Top 5 Ways Fascia Matters to Athletes
“From the superficial (“body stocking”) fascia, it dives deep and forms the pods (called fascicles) that actually create your musculature like a honeycomb from the inside out. Imagine what it looks like when you bite into a wedge of orange and then look at those individually wrapped pods of juice. We’re like that too! Fascia also connects muscle to bone (tendons are considered a part of the fascial system), and bone to bone (ligaments are also considered a part of the fascial system), slings your organ structures, cushions your vertebrae (yep, your discs are considered a part of this system, too), and wraps your bones…..

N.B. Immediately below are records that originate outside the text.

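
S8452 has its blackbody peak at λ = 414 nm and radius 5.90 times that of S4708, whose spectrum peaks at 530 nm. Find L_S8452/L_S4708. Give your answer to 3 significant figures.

Wien's law gives T ∝ 1/λ_max, so T_S8452/T_S4708 = λ_S4708/λ_S8452 = 530/414 = 1.280.
Then L ∝ R²T⁴ gives L_S8452/L_S4708 = (5.90)² × (1.280)⁴ = 34.81 × 2.686 = 93.50.

93.5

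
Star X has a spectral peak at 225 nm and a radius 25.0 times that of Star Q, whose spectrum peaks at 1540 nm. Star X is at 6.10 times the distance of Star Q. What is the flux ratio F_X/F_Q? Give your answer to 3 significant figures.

3.69×10^4

Wien's law: T_X/T_Q = λ_Q/λ_X = 1540/225 = 6.844.
L_X/L_Q = (R_X/R_Q)²(T_X/T_Q)⁴ = (25.0)²(6.844)⁴ = 1.372×10^6.
F_X/F_Q = (L_X/L_Q)/(d_X/d_Q)² = 1.372×10^6/(6.10)² = 3.686×10^4.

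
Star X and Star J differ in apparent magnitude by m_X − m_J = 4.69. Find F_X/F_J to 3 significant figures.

F_X/F_J = 10^(−(m_X − m_J)/2.5) = 10^(-4.69/2.5) = 10^-1.876 = 0.01330.

0.0133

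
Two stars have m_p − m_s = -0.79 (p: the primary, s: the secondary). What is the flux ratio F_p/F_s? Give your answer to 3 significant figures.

F_p/F_s = 10^(−(m_p − m_s)/2.5) = 10^(0.79/2.5) = 10^0.316 = 2.070.

2.07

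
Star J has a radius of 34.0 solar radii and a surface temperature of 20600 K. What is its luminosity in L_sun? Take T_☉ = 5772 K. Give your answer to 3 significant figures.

L/L_☉ = (R/R_☉)² (T/T_☉)⁴ = (34.0)² × (20600/5772)⁴
       = 1156 × (3.569)⁴ = 1156 × 162.2 = 1.876×10^5.

1.88×10^5 L_sun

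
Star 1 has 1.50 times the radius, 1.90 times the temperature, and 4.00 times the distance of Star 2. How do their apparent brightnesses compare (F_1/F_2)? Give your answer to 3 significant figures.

L_1/L_2 = (R_1/R_2)²(T_1/T_2)⁴ = (1.50)² × (1.90)⁴ = 29.32.
F_1/F_2 = (L_1/L_2)/(d_1/d_2)² = 29.32 / (4.00)² = 1.833.

1.83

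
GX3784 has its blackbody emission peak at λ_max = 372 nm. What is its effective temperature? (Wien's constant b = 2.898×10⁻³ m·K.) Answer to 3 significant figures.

T = b/λ_max = 2.898×10⁻³ / (372×10⁻⁹) = 7790 K.

7.79×10^3 K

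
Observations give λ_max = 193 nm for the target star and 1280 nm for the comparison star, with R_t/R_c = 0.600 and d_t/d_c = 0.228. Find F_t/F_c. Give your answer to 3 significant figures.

1.34×10^4

Wien's law: T_t/T_c = λ_c/λ_t = 1280/193 = 6.632.
L_t/L_c = (R_t/R_c)²(T_t/T_c)⁴ = (0.600)²(6.632)⁴ = 696.5.
F_t/F_c = (L_t/L_c)/(d_t/d_c)² = 696.5/(0.228)² = 1.340×10^4.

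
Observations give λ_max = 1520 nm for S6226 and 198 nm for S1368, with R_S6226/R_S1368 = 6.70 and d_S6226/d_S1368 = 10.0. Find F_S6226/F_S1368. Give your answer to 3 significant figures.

Wien's law: T_S6226/T_S1368 = λ_S1368/λ_S6226 = 198/1520 = 0.1303.
L_S6226/L_S1368 = (R_S6226/R_S1368)²(T_S6226/T_S1368)⁴ = (6.70)²(0.1303)⁴ = 0.01293.
F_S6226/F_S1368 = (L_S6226/L_S1368)/(d_S6226/d_S1368)² = 0.01293/(10.0)² = 1.293×10^-4.

1.29×10^-4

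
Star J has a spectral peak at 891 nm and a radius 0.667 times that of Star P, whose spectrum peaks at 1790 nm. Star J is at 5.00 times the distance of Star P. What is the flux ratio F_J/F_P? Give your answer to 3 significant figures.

Wien's law: T_J/T_P = λ_P/λ_J = 1790/891 = 2.009.
L_J/L_P = (R_J/R_P)²(T_J/T_P)⁴ = (0.667)²(2.009)⁴ = 7.247.
F_J/F_P = (L_J/L_P)/(d_J/d_P)² = 7.247/(5.00)² = 0.2899.

0.290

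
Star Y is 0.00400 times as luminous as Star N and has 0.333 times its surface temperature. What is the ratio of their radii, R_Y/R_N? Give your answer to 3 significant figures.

0.570

L ∝ R²T⁴ gives R ∝ √L / T², so
R_Y/R_N = √(0.00400) / (0.333)² = 0.06325 / 0.1109 = 0.5704.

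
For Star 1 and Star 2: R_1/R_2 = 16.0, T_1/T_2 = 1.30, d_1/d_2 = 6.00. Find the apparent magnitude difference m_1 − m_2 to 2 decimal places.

L_1/L_2 = (16.0)²(1.30)⁴ = 731.2.
F_1/F_2 = (L_1/L_2)/(d_1/d_2)² = 731.2/36.00 = 20.31.
m_1 − m_2 = −2.5 log₁₀(20.31) = -3.27.

-3.27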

Many of you have experienced the domino effect without having had a name for it. First, your neck gets injured in a minor whiplash in that teeny tiny no big deal car accident that you had when you were sixteen years old. But you’re sixteen years old, so no biggie. You ignore it and it gets better. But once you enter college, suddenly you have this nagging shoulder painwith all the extra typing and sitting you’re doing. As the years go by you start to think of yourself as the “tight-shouldered” person, and sometimes you have a pinching pain when you lift your arm. More years go by and you are now not only a “tight-shouldered person,” but you also suffer from occasional low back spasms and have developed plantar fasciitis, which you assume must be because you’re a runner and everyone says running is bad for you. I could go on, and this is just one quick sketch of one type of domino effect out of the infinite possibilities, but you get the idea.”